Anzac Day at Murchison Settlement
We got up early on 25 April to drive 140km from Yuin Station to Murchison Settlement for the Anzac Day Dawn Ceremony. Fortunately due to the distances that most attendees had to drive, the dawn service was scheduled to start at 10am.
We’d allowed a couple of hours for the drive that involved following instructions to turn left after we’d crossed six cattle grids, slowing down to allow a pair of wedge-tailed eagles to move off the track (they’re not known for their rapid take-offs), half a dozen kangaroo sitings, five successful creek/river crossings, plus one aborted river crossing, a u-turn and a detour which added a few kilometres on to the journey. It’s slow going on these station tracks, especially after recent heavy rains and washed out areas.
Two and a half hours and 165km later we pulled into Murchison Settlement right on 10 o’clock.
Along with the four generations of Foulkes-Taylors from Yuin Station, our friends David and Frances from Wooleen Station were also there. Fortunately the day was running on “Murchison time” so there were some quick hellos and hugs before the ceremony got underway.
Shire president and Yuin station owner Rossco conducted the service. His wife Emma is also a current shire councillor. This may seem rather unusual but Murchison Settlement, which covers an area of 50,000 sq/km and 29 stations, has a population of just 113, not all of whom are eligible to stand. In fact it’s the only local government in Australia that doesn’t even have a town.

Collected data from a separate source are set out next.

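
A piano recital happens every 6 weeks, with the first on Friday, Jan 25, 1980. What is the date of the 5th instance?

Jul 11, 1980

The 5th occurrence is 4 intervals after the first: 4 × 42 = 168 days after Jan 25, 1980.
Jan has 31 days — 6 days to the end of Jan leaves 162.
Feb has 29 days (133 left).
Mar has 31 days (102 left).
Apr has 30 days (72 left).
May has 31 days (41 left).
Jun has 30 days (11 left).
11 days into Jul → Jul 11, 1980.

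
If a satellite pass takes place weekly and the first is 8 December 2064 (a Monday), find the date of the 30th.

29 June 2065

The 30th occurrence is 29 intervals after the first: 29 × 7 = 203 days after 8 December 2064.
December has 31 days — 23 days to the end of December leaves 180.
January has 31 days (149 left).
February has 28 days (121 left).
March has 31 days (90 left).
April has 30 days (60 left).
May has 31 days (29 left).
29 days into June → 29 June 2065.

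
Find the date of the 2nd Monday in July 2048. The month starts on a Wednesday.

July 2048 begins on a Wednesday, so the first Monday is July 6 (5 days later).
The 2nd Monday is 1 weeks later: 6 + 7 = 13.

2048-07-13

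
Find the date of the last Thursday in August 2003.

August 28, 2003

August 2003 begins on a Friday, so the first Thursday is August 7 (6 days later).
August 2003 has 31 days. Adding weeks: 7, 14, 21, 28 — the last one ≤ 31 is the 28th.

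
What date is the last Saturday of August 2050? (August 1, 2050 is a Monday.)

August 2050 begins on a Monday, so the first Saturday is August 6 (5 days later).
August 2050 has 31 days. Adding weeks: 6, 13, 20, 27 — the last one ≤ 31 is the 27th.

August 27, 2050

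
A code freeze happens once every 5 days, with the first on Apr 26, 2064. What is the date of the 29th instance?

The 29th occurrence is 28 intervals after the first: 28 × 5 = 140 days after Apr 26, 2064.
Apr has 30 days — 4 days to the end of Apr leaves 136.
May has 31 days (105 left).
Jun has 30 days (75 left).
Jul has 31 days (44 left).
Aug has 31 days (13 left).
13 days into Sep → Sep 13, 2064.

Sep 13, 2064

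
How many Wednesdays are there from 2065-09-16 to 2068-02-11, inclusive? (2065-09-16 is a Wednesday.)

2065-09-16 is a Wednesday; the first Wednesday on or after it is 2065-09-16.
From 2065-09-16 to 2068-02-11: 106 + 365 + 365 + 42 = 878 days (rest of 2065, 2066, 2067, to 2068-02-11 in 2068).
878 ÷ 7 = 125 full weeks with remainder 3, so 125 more Wednesdays after the first → 126.

126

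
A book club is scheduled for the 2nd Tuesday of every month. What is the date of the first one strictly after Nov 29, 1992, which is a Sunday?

Dec 8, 1992

Nov 1992 starts on a Sunday; its first Tuesday is the 3rd, so the 2nd Tuesday is the 10th — Nov 10, 1992.
That is not after Nov 29, 1992, so look at Dec 1992.
Dec 1992 starts on a Tuesday; its first Tuesday is the 1st, so the 2nd Tuesday is the 8th — Dec 8, 1992.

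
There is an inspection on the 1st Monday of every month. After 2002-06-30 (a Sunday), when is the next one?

June 2002 starts on a Saturday, so its 1st Monday is 2002-06-03 (2 days in).
That is not after 2002-06-30, so look at July 2002.
July 2002 starts on a Monday, so its 1st Monday is 2002-07-01.

2002-07-01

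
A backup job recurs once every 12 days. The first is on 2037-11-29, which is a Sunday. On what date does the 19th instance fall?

The 19th occurrence is 18 intervals after the first: 18 × 12 = 216 days after 2037-11-29.
November has 30 days — 1 day to the end of November leaves 215.
December has 31 days (184 left).
January has 31 days (153 left).
February has 28 days (125 left).
March has 31 days (94 left).
April has 30 days (64 left).
May has 31 days (33 left).
June has 30 days (3 left).
3 days into July → 2038-07-03.

2038-07-03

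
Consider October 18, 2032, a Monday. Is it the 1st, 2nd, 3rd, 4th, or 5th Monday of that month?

3rd

Day 18 falls in week ⌈18/7⌉ of the month.
Days 1–7 hold the 1st Monday, 8–14 the 2nd, 15–21 the 3rd, 22–28 the 4th, 29–31 the 5th.
18 is in the range for the 3rd.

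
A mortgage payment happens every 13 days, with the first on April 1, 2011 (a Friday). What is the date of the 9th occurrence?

The 9th occurrence is 8 intervals after the first: 8 × 13 = 104 days after April 1, 2011.
April has 30 days — 29 days to the end of April leaves 75.
May has 31 days (44 left).
June has 30 days (14 left).
14 days into July → July 14, 2011.

July 14, 2011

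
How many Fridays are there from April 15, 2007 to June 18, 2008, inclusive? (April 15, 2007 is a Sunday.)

April 15, 2007 is a Sunday; the first Friday on or after it is April 20, 2007 (5 days later).
From April 20, 2007 to June 18, 2008: 255 + 170 = 425 days (rest of 2007, to June 18, 2008 in 2008).
425 ÷ 7 = 60 full weeks with remainder 5, so 60 more Fridays after the first → 61.

61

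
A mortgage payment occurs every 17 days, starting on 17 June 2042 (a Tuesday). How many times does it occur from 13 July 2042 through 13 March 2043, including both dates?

Occurrences land 17·i days after 17 June 2042 for i = 0, 1, 2, …
13 July 2042 is 26 days after the start; 26 ÷ 17 = 1 remainder 9; since the remainder is 9, round up to i = 2. First occurrence in the window: #3 on 21 July 2042 (2×17 = 34 days in).
13 March 2043 is 269 days after the start; 269 ÷ 17 = 15 remainder 14. Last occurrence in the window: #16 on 27 February 2043.
Occurrences #3 through #16: 14 in total.

14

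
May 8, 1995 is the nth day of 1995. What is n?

Days in months before May: 31 + 28 + 31 + 30 = 120.
Plus 8 days into May → day 128.

128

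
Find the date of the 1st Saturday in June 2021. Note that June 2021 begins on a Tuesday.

June 2021 begins on a Tuesday, so the first Saturday is June 5 (4 days later).

June 5, 2021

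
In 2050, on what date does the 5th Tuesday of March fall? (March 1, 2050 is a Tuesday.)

29 March 2050

March 2050 begins on a Tuesday, so the first Tuesday is March 1.
The 5th Tuesday is 4 weeks later: 1 + 28 = 29.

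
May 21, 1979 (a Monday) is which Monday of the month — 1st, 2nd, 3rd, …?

3rd

Day 21 falls in week ⌈21/7⌉ of the month.
Days 1–7 hold the 1st Monday, 8–14 the 2nd, 15–21 the 3rd, 22–28 the 4th, 29–31 the 5th.
21 is in the range for the 3rd.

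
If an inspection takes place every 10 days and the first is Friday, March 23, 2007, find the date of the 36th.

The 36th occurrence is 35 intervals after the first: 35 × 10 = 350 days after March 23, 2007.
March has 31 days — 8 days to the end of March leaves 342.
April has 30 days (312 left).
May has 31 days (281 left).
June has 30 days (251 left).
July has 31 days (220 left).
August has 31 days (189 left).
September has 30 days (159 left).
October has 31 days (128 left).
November has 30 days (98 left).
December has 31 days (67 left).
January has 31 days (36 left).
February has 29 days (7 left).
7 days into March → March 7, 2008.

March 7, 2008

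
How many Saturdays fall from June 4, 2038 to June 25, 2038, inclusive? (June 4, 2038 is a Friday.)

June 4, 2038 is a Friday; the first Saturday on or after it is June 5, 2038 (1 day later).
From June 5, 2038 to June 25, 2038 is 25 − 5 = 20 days.
20 ÷ 7 = 2 full weeks with remainder 6, so 2 more Saturdays after the first → 3.

3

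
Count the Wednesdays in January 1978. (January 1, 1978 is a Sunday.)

4

January 1, 1978 is a Sunday; the first Wednesday on or after it is January 4, 1978 (3 days later).
From January 4, 1978 to January 31, 1978 is 31 − 4 = 27 days.
27 ÷ 7 = 3 full weeks with remainder 6, so 3 more Wednesdays after the first → 4.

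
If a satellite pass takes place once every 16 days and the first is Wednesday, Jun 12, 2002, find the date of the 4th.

Jul 30, 2002

The 4th occurrence is 3 intervals after the first: 3 × 16 = 48 days after Jun 12, 2002.
Jun has 30 days — 18 days to the end of Jun leaves 30.
30 days into Jul → Jul 30, 2002.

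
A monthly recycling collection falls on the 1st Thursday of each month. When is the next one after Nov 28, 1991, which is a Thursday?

Dec 5, 1991

Nov 1991 starts on a Friday, so its 1st Thursday is Nov 7, 1991 (6 days in).
That is not after Nov 28, 1991, so look at Dec 1991.
Dec 1991 starts on a Sunday, so its 1st Thursday is Dec 5, 1991 (4 days in).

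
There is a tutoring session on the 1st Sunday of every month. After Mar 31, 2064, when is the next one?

Apr 6, 2064

Mar 2064 starts on a Saturday, so its 1st Sunday is Mar 2, 2064 (1 day in).
That is not after Mar 31, 2064, so look at Apr 2064.
Apr 2064 starts on a Tuesday, so its 1st Sunday is Apr 6, 2064 (5 days in).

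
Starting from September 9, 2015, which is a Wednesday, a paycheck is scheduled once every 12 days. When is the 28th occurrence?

The 28th occurrence is 27 intervals after the first: 27 × 12 = 324 days after September 9, 2015.
September has 30 days — 21 days to the end of September leaves 303.
October has 31 days (272 left).
November has 30 days (242 left).
December has 31 days (211 left).
January has 31 days (180 left).
February has 29 days (151 left).
March has 31 days (120 left).
April has 30 days (90 left).
May has 31 days (59 left).
June has 30 days (29 left).
29 days into July → July 29, 2016.

July 29, 2016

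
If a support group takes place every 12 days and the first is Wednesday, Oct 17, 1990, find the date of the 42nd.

The 42nd occurrence is 41 intervals after the first: 41 × 12 = 492 days after Oct 17, 1990.
Oct has 31 days — 14 days to the end of Oct leaves 478.
From end of Oct to end of 1990 is 61 days (417 left).
1991 has 365 days (52 left).
Jan has 31 days (21 left).
21 days into Feb → Feb 21, 1992.

Feb 21, 1992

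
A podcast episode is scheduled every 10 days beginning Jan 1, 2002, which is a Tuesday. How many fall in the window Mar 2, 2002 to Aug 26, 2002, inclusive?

18

Occurrences land 10·i days after Jan 1, 2002 for i = 0, 1, 2, …
Mar 2, 2002 is 60 days after the start; 60 ÷ 10 = 6 remainder 0. First occurrence in the window: #7 on Mar 2, 2002 (6×10 = 60 days in).
Aug 26, 2002 is 237 days after the start; 237 ÷ 10 = 23 remainder 7. Last occurrence in the window: #24 on Aug 19, 2002.
Occurrences #7 through #24: 18 in total.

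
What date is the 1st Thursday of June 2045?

The first Thursday of June 2045 is June 1.

June 1, 2045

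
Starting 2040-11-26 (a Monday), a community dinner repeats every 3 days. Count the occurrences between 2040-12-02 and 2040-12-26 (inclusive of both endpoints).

Occurrences land 3·i days after 2040-11-26 for i = 0, 1, 2, …
2040-12-02 is 6 days after the start; 6 ÷ 3 = 2 remainder 0. First occurrence in the window: #3 on 2040-12-02 (2×3 = 6 days in).
2040-12-26 is 30 days after the start; 30 ÷ 3 = 10 remainder 0. Last occurrence in the window: #11 on 2040-12-26.
Occurrences #3 through #11: 9 in total.

9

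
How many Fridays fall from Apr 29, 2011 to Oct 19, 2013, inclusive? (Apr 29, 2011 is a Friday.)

130

Apr 29, 2011 is a Friday; the first Friday on or after it is Apr 29, 2011.
From Apr 29, 2011 to Oct 19, 2013: 246 + 366 + 292 = 904 days (rest of 2011, 2012, to Oct 19, 2013 in 2013).
904 ÷ 7 = 129 full weeks with remainder 1, so 129 more Fridays after the first → 130.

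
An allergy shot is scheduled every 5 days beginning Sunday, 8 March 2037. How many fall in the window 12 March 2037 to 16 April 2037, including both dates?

Occurrences land 5·i days after 8 March 2037 for i = 0, 1, 2, …
12 March 2037 is 4 days after the start; 4 ÷ 5 = 0 remainder 4; since the remainder is 4, round up to i = 1. First occurrence in the window: #2 on 13 March 2037 (1×5 = 5 days in).
16 April 2037 is 39 days after the start; 39 ÷ 5 = 7 remainder 4. Last occurrence in the window: #8 on 12 April 2037.
Occurrences #2 through #8: 7 in total.

7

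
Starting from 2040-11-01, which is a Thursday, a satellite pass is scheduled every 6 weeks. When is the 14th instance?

The 14th occurrence is 13 intervals after the first: 13 × 42 = 546 days after 2040-11-01.
November has 30 days — 29 days to the end of November leaves 517.
From end of November to end of 2040 is 31 days (486 left).
2041 has 365 days (121 left).
January has 31 days (90 left).
February has 28 days (62 left).
March has 31 days (31 left).
April has 30 days (1 left).
1 day into May → 2042-05-01.

2042-05-01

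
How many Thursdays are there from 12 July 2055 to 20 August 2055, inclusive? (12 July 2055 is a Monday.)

6

12 July 2055 is a Monday; the first Thursday on or after it is 15 July 2055 (3 days later).
From 15 July 2055 to 20 August 2055: 16 + 20 = 36 days (rest of July, August).
36 ÷ 7 = 5 full weeks with remainder 1, so 5 more Thursdays after the first → 6.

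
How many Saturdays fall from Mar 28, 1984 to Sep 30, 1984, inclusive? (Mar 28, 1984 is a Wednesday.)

Mar 28, 1984 is a Wednesday; the first Saturday on or after it is Mar 31, 1984 (3 days later).
From Mar 31, 1984 to Sep 30, 1984: 0 + 30 + 31 + 30 + 31 + 31 + 30 = 183 days (rest of Mar, Apr, May, Jun, Jul, Aug, Sep).
183 ÷ 7 = 26 full weeks with remainder 1, so 26 more Saturdays after the first → 27.

27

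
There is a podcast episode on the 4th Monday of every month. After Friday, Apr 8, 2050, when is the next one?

Apr 25, 2050

Apr 2050 starts on a Friday; its first Monday is the 4th, so the 4th Monday is the 25th — Apr 25, 2050.
Apr 25, 2050 is after Apr 8, 2050, so that is the next one.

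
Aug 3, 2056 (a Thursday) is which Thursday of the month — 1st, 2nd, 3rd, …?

Day 3 falls in week ⌈3/7⌉ of the month.
Days 1–7 hold the 1st Thursday, 8–14 the 2nd, 15–21 the 3rd, 22–28 the 4th, 29–31 the 5th.
3 is in the range for the 1st.

1st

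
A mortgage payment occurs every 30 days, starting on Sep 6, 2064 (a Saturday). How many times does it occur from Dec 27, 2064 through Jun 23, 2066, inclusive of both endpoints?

Occurrences land 30·i days after Sep 6, 2064 for i = 0, 1, 2, …
Dec 27, 2064 is 112 days after the start; 112 ÷ 30 = 3 remainder 22; since the remainder is 22, round up to i = 4. First occurrence in the window: #5 on Jan 4, 2065 (4×30 = 120 days in).
Jun 23, 2066 is 655 days after the start; 655 ÷ 30 = 21 remainder 25. Last occurrence in the window: #22 on May 29, 2066.
Occurrences #5 through #22: 18 in total.

18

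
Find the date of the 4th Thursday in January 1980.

24 January 1980

The first Thursday of January 1980 is January 3.
The 4th Thursday is 3 weeks later: 3 + 21 = 24.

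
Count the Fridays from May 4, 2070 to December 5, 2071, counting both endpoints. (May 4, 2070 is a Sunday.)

83

May 4, 2070 is a Sunday; the first Friday on or after it is May 9, 2070 (5 days later).
From May 9, 2070 to December 5, 2071: 236 + 339 = 575 days (rest of 2070, to December 5, 2071 in 2071).
575 ÷ 7 = 82 full weeks with remainder 1, so 82 more Fridays after the first → 83.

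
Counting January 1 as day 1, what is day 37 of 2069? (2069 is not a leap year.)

February 6, 2069

January has 31 days (37 − 31 = 6 remain).
6 into February → February 6.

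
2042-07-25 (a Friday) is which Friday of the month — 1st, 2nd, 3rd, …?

4th

Day 25 falls in week ⌈25/7⌉ of the month.
Days 1–7 hold the 1st Friday, 8–14 the 2nd, 15–21 the 3rd, 22–28 the 4th, 29–31 the 5th.
25 is in the range for the 4th.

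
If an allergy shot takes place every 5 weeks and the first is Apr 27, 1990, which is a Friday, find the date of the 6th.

The 6th occurrence is 5 intervals after the first: 5 × 35 = 175 days after Apr 27, 1990.
Apr has 30 days — 3 days to the end of Apr leaves 172.
May has 31 days (141 left).
Jun has 30 days (111 left).
Jul has 31 days (80 left).
Aug has 31 days (49 left).
Sep has 30 days (19 left).
19 days into Oct → Oct 19, 1990.

Oct 19, 1990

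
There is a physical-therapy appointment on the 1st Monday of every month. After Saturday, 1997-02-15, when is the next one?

1997-03-03

February 1997 starts on a Saturday, so its 1st Monday is 1997-02-03 (2 days in).
That is not after 1997-02-15, so look at March 1997.
March 1997 starts on a Saturday, so its 1st Monday is 1997-03-03 (2 days in).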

After the ceremony, there was morning tea in the area behind the red-dirt polo field where Rossco presented the annual Volunteer of the Year award to Paul Lukitsch.
Originally from Milwaukee Paul came to Australia as a much younger man and settled in the Northern Territory. A few years ago he decided to drive from the western-most point of Australia to the eastern-most. He reached Murchison Settlement when the weather broke and the roads were closed for several days. That gave Paul enough time to get to know the community and after completing his road trip he returned to Murchison Settlement to live. He now spends much of his time tending the long tunnel of vegetables he created. Locals can help themselves to fresh produce in return for a donation…Paul in turn donates that money to the Royal Flying Doctor Service.
Following morning tea there was a lively community discussion around the feral dog and cat issue. A cricket match was scheduled but due to lack of numbers bowls and arm wrestling became the competitive pursuits for the afternoon for those who weren’t watching the Anzac footy game on the TV.